Garden Residence zastąpiło wielkie, nigdy nie wykończone i nie używane hale magazynowe fabryki Miraculum.
Orion i sąsiedni apartamentowiec stanęły na miejscu młyna i piekarni "Ziarno", a wystrój wnętrz do tej historycznej spuścizny nawiązuje. Ściany korytarzy zdobią kopie archiwalnych zdjęć, a klatka schodowa została skomponowan wokół odremontowanego drewnianego ślimaka ze starego młyna.
Wygląd elewacji nawiązuje do istniejących w tym miejscu zabudowań, nawet na chodniku pozostawiono fragmenty szyn (czy oryginalne?), a w hali na parterze - żelazne elementy wyposażenia młyna.
Wyremontowana Fabryka Schindlera "Emalia", bardzo oszczędna w swej zewnętrznej formie, stała sie siedzibą muzeum.
MOCAK - mistrzowsko wkomponowany w istniejące otoczenie budynek tworzy razem z odremontowanymi budynkami pofabrycznymi wspaniałą przestrzeń wystawienniczą.
Powstają wokół i mniejsze jednostki: winiarnia, bar wegetariański "Papu-amu" z wielkim zielonym muralem, galeria Lipowa 3, kawiarnia Surrender.
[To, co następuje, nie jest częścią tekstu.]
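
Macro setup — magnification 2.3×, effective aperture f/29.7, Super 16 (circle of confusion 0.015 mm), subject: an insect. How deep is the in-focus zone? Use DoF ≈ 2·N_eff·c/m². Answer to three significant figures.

0.168 mm

At magnification m, DoF ≈ 2·N_eff·c/m² = 2 × 29.7 × 0.015 / 2.3² = 0.891 / 5.29 ≈ 0.168 mm.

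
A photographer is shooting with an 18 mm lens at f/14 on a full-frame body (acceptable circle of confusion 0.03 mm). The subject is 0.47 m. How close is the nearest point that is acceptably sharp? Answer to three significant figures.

296 mm

Hyperfocal distance H = f²/(N·c) + f = 18²/(14 × 0.03) + 18 = 324/0.42 + 18 ≈ 789.4 mm ≈ 0.789 m.
Near limit Dn = s·(H − f)/(H + s − 2f) = 470 × (789.4 − 18) / (789.4 + 470 − 2 × 18) = 470 × 771.4 / 1223.4 ≈ 296.36 mm.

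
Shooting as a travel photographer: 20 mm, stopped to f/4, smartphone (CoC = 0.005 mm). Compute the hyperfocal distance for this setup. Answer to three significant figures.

Hyperfocal distance H = f²/(N·c) + f = 20²/(4 × 0.005) + 20 = 400/0.02 + 20 ≈ 20020.0 mm ≈ 20.0 m.

20.0 m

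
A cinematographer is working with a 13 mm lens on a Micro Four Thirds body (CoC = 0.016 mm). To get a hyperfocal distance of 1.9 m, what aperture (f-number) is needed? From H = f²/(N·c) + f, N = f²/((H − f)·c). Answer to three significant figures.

Rearrange H = f²/(N·c) + f for N: N = f² / ((H − f)·c).
N = 13² / ((1900 − 13) × 0.016) = 169 / 30.19 ≈ 5.60.

f/5.60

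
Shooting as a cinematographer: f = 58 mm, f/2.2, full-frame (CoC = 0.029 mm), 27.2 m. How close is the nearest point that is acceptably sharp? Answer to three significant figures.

Hyperfocal distance H = f²/(N·c) + f = 58²/(2.2 × 0.029) + 58 = 3364/0.0638 + 58 ≈ 52785.3 mm ≈ 52.79 m.
Near limit Dn = s·(H − f)/(H + s − 2f) = 27200 × (52785.3 − 58) / (52785.3 + 27200 − 2 × 58) = 27200 × 52727.3 / 79869.3 ≈ 17957 mm ≈ 18.0 m.

18.0 m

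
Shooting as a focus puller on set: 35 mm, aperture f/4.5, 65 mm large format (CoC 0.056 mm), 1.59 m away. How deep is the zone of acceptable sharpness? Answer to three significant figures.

1.13 m

Hyperfocal distance H = f²/(N·c) + f = 35²/(4.5 × 0.056) + 35 = 1225/0.252 + 35 ≈ 4896.1 mm ≈ 4.896 m.
Near limit Dn = s·(H − f)/(H + s − 2f) = 1590 × (4896.1 − 35) / (4896.1 + 1590 − 2 × 35) = 1590 × 4861.1 / 6416.1 ≈ 1204.6 mm.
Far limit Df = s·(H − f)/(H − s) = 1590 × (4896.1 − 35) / (4896.1 − 1590) = 1590 × 4861.1 / 3306.1 ≈ 2337.8 mm.
Depth of field = Df − Dn = 2337.8 − 1204.6 ≈ 1133.2 mm ≈ 1.13 m.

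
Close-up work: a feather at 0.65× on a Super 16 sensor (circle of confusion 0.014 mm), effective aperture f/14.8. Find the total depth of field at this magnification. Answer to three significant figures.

At magnification m, DoF ≈ 2·N_eff·c/m² = 2 × 14.8 × 0.014 / 0.65² = 0.4144 / 0.4225 ≈ 0.981 mm.

0.981 mm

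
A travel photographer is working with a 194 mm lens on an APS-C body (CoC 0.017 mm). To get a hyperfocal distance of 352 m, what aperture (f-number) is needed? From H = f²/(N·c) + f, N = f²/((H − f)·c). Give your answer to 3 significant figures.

Rearrange H = f²/(N·c) + f for N: N = f² / ((H − f)·c).
N = 194² / ((352000 − 194) × 0.017) = 37636 / 5981 ≈ 6.29.

f/6.29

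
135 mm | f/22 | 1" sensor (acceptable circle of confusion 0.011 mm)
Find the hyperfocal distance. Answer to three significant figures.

Hyperfocal distance H = f²/(N·c) + f = 135²/(22 × 0.011) + 135 = 18225/0.242 + 135 ≈ 75444.9 mm ≈ 75.4 m.

75.4 m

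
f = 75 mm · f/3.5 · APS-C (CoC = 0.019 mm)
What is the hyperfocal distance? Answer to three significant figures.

84.7 m

Hyperfocal distance H = f²/(N·c) + f = 75²/(3.5 × 0.019) + 75 = 5625/0.0665 + 75 ≈ 84661.5 mm ≈ 84.7 m.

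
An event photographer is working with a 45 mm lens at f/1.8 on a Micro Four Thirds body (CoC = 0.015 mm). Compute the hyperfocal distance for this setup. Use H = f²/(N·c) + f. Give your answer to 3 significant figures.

75.0 m

Hyperfocal distance H = f²/(N·c) + f = 45²/(1.8 × 0.015) + 45 = 2025/0.027 + 45 ≈ 75045.0 mm ≈ 75.0 m.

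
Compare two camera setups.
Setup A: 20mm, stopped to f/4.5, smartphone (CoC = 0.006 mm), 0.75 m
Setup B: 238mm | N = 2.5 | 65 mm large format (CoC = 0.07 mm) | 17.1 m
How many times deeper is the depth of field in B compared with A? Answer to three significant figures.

24.1

Setup A: H = 20²/(4.5×0.006) + 20 ≈ 14834.8 mm; DoF = Df − Dn = 788.872 − 714.779 ≈ 74.093 mm.
Setup B: H = 238²/(2.5×0.07) + 238 ≈ 323918.0 mm; DoF = Df − Dn = 18039.8 − 16253.3 ≈ 1786.5 mm.
Ratio = 1786.5 / 74.093 ≈ 24.1.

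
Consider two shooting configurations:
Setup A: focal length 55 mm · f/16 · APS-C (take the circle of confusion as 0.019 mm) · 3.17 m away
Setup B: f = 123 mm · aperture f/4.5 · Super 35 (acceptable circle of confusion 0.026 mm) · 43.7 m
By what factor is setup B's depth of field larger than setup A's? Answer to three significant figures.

Setup A: H = 55²/(16×0.019) + 55 ≈ 10005.7 mm; DoF = Df − Dn = 4614.6 − 2414.2 ≈ 2200.4 mm.
Setup B: H = 123²/(4.5×0.026) + 123 ≈ 129430.7 mm; DoF = Df − Dn = 65913 − 32685 ≈ 33228 mm.
Ratio = 33228 / 2200.4 ≈ 15.1.

15.1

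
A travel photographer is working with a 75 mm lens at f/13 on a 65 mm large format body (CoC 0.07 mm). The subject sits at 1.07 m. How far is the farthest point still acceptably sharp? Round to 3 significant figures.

1.28 m

Hyperfocal distance H = f²/(N·c) + f = 75²/(13 × 0.07) + 75 = 5625/0.91 + 75 ≈ 6256.3 mm ≈ 6.256 m.
Far limit Df = s·(H − f)/(H − s) = 1070 × (6256.3 − 75) / (6256.3 − 1070) = 1070 × 6181.3 / 5186.3 ≈ 1275.3 mm ≈ 1.28 m.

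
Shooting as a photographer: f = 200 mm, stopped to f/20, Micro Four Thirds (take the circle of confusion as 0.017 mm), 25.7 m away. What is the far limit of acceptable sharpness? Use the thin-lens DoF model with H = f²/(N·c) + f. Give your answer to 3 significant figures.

32.8 m

Hyperfocal distance H = f²/(N·c) + f = 200²/(20 × 0.017) + 200 = 40000/0.34 + 200 ≈ 117847.1 mm ≈ 117.8 m.
Far limit Df = s·(H − f)/(H − s) = 25700 × (117847.1 − 200) / (117847.1 − 25700) = 25700 × 117647.1 / 92147.1 ≈ 32812 mm ≈ 32.8 m.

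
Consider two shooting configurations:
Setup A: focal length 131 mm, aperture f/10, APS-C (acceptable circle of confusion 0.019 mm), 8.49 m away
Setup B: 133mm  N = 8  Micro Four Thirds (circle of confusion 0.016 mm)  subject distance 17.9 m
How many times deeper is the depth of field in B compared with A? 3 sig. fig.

Setup A: H = 131²/(10×0.019) + 131 ≈ 90452.1 mm; DoF = Df − Dn = 9355.9 − 7770.8 ≈ 1585.1 mm.
Setup B: H = 133²/(8×0.016) + 133 ≈ 138328.3 mm; DoF = Df − Dn = 20540.8 − 15860.9 ≈ 4679.9 mm.
Ratio = 4679.9 / 1585.1 ≈ 2.95.

2.95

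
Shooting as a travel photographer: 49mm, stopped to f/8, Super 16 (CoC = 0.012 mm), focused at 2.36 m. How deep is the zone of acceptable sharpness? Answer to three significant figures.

Hyperfocal distance H = f²/(N·c) + f = 49²/(8 × 0.012) + 49 = 2401/0.096 + 49 ≈ 25059.4 mm ≈ 25.06 m.
Near limit Dn = s·(H − f)/(H + s − 2f) = 2360 × (25059.4 − 49) / (25059.4 + 2360 − 2 × 49) = 2360 × 25010.4 / 27321.4 ≈ 2160.38 mm.
Far limit Df = s·(H − f)/(H − s) = 2360 × (25059.4 − 49) / (25059.4 − 2360) = 2360 × 25010.4 / 22699.4 ≈ 2600.27 mm.
Depth of field = Df − Dn = 2600.27 − 2160.38 ≈ 439.89 mm.

440 mm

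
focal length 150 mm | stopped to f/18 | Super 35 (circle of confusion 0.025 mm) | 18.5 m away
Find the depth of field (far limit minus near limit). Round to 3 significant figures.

Hyperfocal distance H = f²/(N·c) + f = 150²/(18 × 0.025) + 150 = 22500/0.45 + 150 ≈ 50150.0 mm ≈ 50.15 m.
Near limit Dn = s·(H − f)/(H + s − 2f) = 18500 × (50150.0 − 150) / (50150.0 + 18500 − 2 × 150) = 18500 × 50000.0 / 68350.0 ≈ 13533 mm.
Far limit Df = s·(H − f)/(H − s) = 18500 × (50150.0 − 150) / (50150.0 − 18500) = 18500 × 50000.0 / 31650.0 ≈ 29226 mm.
Depth of field = Df − Dn = 29226 − 13533 ≈ 15693 mm ≈ 15.7 m.

15.7 m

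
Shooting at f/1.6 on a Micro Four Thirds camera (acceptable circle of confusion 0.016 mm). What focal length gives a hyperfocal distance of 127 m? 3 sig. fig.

From H = f²/(N·c) + f, with f ≪ H: f ≈ √(H·N·c) = √(127000 × 1.6 × 0.016) = √3251.2 ≈ 57.02 mm.
The +f correction barely moves this — solving exactly, f² + N·c·f − N·c·H = 0 ⇒ f = (−N·c + √((N·c)² + 4·N·c·H))/2 = (−0.0256 + √13005)/2 ≈ 57.006 mm, so f ≈ 57.0 mm.

57.0 mm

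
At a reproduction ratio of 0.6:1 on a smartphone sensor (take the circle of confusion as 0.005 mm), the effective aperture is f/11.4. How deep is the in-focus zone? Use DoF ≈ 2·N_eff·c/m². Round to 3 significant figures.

0.317 mm

At magnification m, DoF ≈ 2·N_eff·c/m² = 2 × 11.4 × 0.005 / 0.6² = 0.114 / 0.36 ≈ 0.317 mm.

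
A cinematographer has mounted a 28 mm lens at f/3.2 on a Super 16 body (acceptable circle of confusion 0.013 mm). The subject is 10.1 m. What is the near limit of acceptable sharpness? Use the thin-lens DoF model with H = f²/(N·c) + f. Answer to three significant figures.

6.58 m

Hyperfocal distance H = f²/(N·c) + f = 28²/(3.2 × 0.013) + 28 = 784/0.0416 + 28 ≈ 18874.2 mm ≈ 18.87 m.
Near limit Dn = s·(H − f)/(H + s − 2f) = 10100 × (18874.2 − 28) / (18874.2 + 10100 − 2 × 28) = 10100 × 18846.2 / 28918.2 ≈ 6582.2 mm ≈ 6.58 m.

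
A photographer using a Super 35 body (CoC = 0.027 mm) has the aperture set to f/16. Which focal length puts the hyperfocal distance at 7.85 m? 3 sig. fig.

58.0 mm

From H = f²/(N·c) + f, with f ≪ H: f ≈ √(H·N·c) = √(7850 × 16 × 0.027) = √3391.2 ≈ 58.23 mm.
Exact: f² + N·c·f − N·c·H = 0 ⇒ f = (−N·c + √((N·c)² + 4·N·c·H))/2 = (−0.432 + √13565)/2 ≈ 58.018 mm ≈ 58.0 mm.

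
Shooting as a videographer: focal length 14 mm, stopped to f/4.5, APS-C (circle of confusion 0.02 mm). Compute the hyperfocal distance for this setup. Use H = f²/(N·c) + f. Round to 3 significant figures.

Hyperfocal distance H = f²/(N·c) + f = 14²/(4.5 × 0.02) + 14 = 196/0.09 + 14 ≈ 2191.8 mm ≈ 2.19 m.

2.19 m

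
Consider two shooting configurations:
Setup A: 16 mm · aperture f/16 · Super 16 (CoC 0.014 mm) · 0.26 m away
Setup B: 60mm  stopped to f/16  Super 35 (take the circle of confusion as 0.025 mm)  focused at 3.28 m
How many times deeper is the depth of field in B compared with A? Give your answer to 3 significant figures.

Setup A: H = 16²/(16×0.014) + 16 ≈ 1158.9 mm; DoF = Df − Dn = 330.58 − 214.26 ≈ 116.32 mm.
Setup B: H = 60²/(16×0.025) + 60 ≈ 9060.0 mm; DoF = Df − Dn = 5107.3 − 2415.7 ≈ 2691.6 mm.
Ratio = 2691.6 / 116.32 ≈ 23.1.

23.1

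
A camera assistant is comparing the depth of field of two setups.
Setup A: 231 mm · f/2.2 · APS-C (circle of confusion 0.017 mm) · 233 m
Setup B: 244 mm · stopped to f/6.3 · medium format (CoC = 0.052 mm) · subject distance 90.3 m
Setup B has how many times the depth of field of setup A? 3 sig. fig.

Setup A: H = 231²/(2.2×0.017) + 231 ≈ 1426995.7 mm; DoF = Df − Dn = 278423 − 200319 ≈ 78104 mm.
Setup B: H = 244²/(6.3×0.052) + 244 ≈ 181977.8 mm; DoF = Df − Dn = 179003 − 60380 ≈ 118623 mm.
Ratio = 118623 / 78104 ≈ 1.52.

1.52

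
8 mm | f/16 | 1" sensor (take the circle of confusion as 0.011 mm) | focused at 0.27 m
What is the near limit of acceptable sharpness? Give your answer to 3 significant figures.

157 mm

Hyperfocal distance H = f²/(N·c) + f = 8²/(16 × 0.011) + 8 = 64/0.176 + 8 ≈ 371.6 mm ≈ 0.372 m.
Near limit Dn = s·(H − f)/(H + s − 2f) = 270 × (371.6 − 8) / (371.6 + 270 − 2 × 8) = 270 × 363.6 / 625.6 ≈ 156.93 mm.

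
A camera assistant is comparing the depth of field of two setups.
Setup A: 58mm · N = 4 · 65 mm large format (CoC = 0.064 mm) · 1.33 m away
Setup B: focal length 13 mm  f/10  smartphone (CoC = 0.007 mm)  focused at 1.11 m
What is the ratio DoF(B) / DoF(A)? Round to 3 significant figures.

4.89

Setup A: H = 58²/(4×0.064) + 58 ≈ 13198.6 mm; DoF = Df − Dn = 1472.54 − 1212.62 ≈ 259.92 mm.
Setup B: H = 13²/(10×0.007) + 13 ≈ 2427.3 mm; DoF = Df − Dn = 2034.4 − 763.2 ≈ 1271.2 mm.
Ratio = 1271.2 / 259.92 ≈ 4.89.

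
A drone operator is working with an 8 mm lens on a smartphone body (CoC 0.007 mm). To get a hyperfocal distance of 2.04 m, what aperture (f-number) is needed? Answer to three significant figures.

Rearrange H = f²/(N·c) + f for N: N = f² / ((H − f)·c).
N = 8² / ((2040 − 8) × 0.007) = 64 / 14.22 ≈ 4.50.

f/4.50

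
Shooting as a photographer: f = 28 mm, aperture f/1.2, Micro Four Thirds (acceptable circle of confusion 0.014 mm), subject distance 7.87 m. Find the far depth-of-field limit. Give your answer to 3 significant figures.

9.46 m

Hyperfocal distance H = f²/(N·c) + f = 28²/(1.2 × 0.014) + 28 = 784/0.0168 + 28 ≈ 46694.7 mm ≈ 46.69 m.
Far limit Df = s·(H − f)/(H − s) = 7870 × (46694.7 − 28) / (46694.7 − 7870) = 7870 × 46666.7 / 38824.7 ≈ 9459.6 mm ≈ 9.46 m.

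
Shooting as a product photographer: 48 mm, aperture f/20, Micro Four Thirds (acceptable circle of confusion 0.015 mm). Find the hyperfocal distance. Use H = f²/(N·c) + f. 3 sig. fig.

7.73 m

Hyperfocal distance H = f²/(N·c) + f = 48²/(20 × 0.015) + 48 = 2304/0.3 + 48 ≈ 7728.0 mm ≈ 7.73 m.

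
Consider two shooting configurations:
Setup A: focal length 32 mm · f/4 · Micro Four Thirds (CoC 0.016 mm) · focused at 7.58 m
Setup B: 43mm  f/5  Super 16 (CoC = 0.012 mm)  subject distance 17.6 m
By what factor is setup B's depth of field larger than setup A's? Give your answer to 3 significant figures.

3.23

Setup A: H = 32²/(4×0.016) + 32 ≈ 16032.0 mm; DoF = Df − Dn = 14349.3 − 5150.3 ≈ 9199.0 mm.
Setup B: H = 43²/(5×0.012) + 43 ≈ 30859.7 mm; DoF = Df − Dn = 40904 − 11212 ≈ 29692 mm.
Ratio = 29692 / 9199.0 ≈ 3.23.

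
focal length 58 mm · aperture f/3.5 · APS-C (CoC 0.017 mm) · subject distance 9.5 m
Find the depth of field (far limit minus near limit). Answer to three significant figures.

3.26 m

Hyperfocal distance H = f²/(N·c) + f = 58²/(3.5 × 0.017) + 58 = 3364/0.0595 + 58 ≈ 56595.8 mm ≈ 56.60 m.
Near limit Dn = s·(H − f)/(H + s − 2f) = 9500 × (56595.8 − 58) / (56595.8 + 9500 − 2 × 58) = 9500 × 56537.8 / 65979.8 ≈ 8140.5 mm.
Far limit Df = s·(H − f)/(H − s) = 9500 × (56595.8 − 58) / (56595.8 − 9500) = 9500 × 56537.8 / 47095.8 ≈ 11404.6 mm.
Depth of field = Df − Dn = 11404.6 − 8140.5 ≈ 3264.1 mm ≈ 3.26 m.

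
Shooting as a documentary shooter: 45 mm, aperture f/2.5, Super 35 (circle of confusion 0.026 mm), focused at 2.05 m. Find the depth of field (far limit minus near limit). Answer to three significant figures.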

Osobne moje zdziwienie, zachwyt i sympatie budzi budynek Ślusarska 9, który w swoim nowym wcieleniu staje się legendą. Na pierwszy rzut oka wydaje się odrapany, niepozorny, przytłoczony nowymi wysokimi budynkami apartamentowców i starym biurowcem Telpodu.
Ale spacer wokół budynku (niestety, całkowite obejście uniemożliwia dobudowana pierzejowa zamykająca ściana Mocaku) ukazuje jego różne oblicza. Bal. LabLab. Luna. Wytwórnia. Fundacja Sztuki Wizualnej. Wydział Architektury Krakowskiej Akademii. I bardziej prozaiczni lokatorzy - meble kuchenne i szwalnia.
Dla mnie odwiedziny na Zabłociu to okazja do poszukiwania drobiazgów, które trwają i takich, które się zmieniają. Pojawiają się nowe dźwigi, stawia się nowe budynki. Planuje przebudowę przystanku kolejowego.
Na Zabłoiu szukam tego, co nowe, co stare, co ciekawe. A nie dziur w całym (w chodnikach, murach, widokach).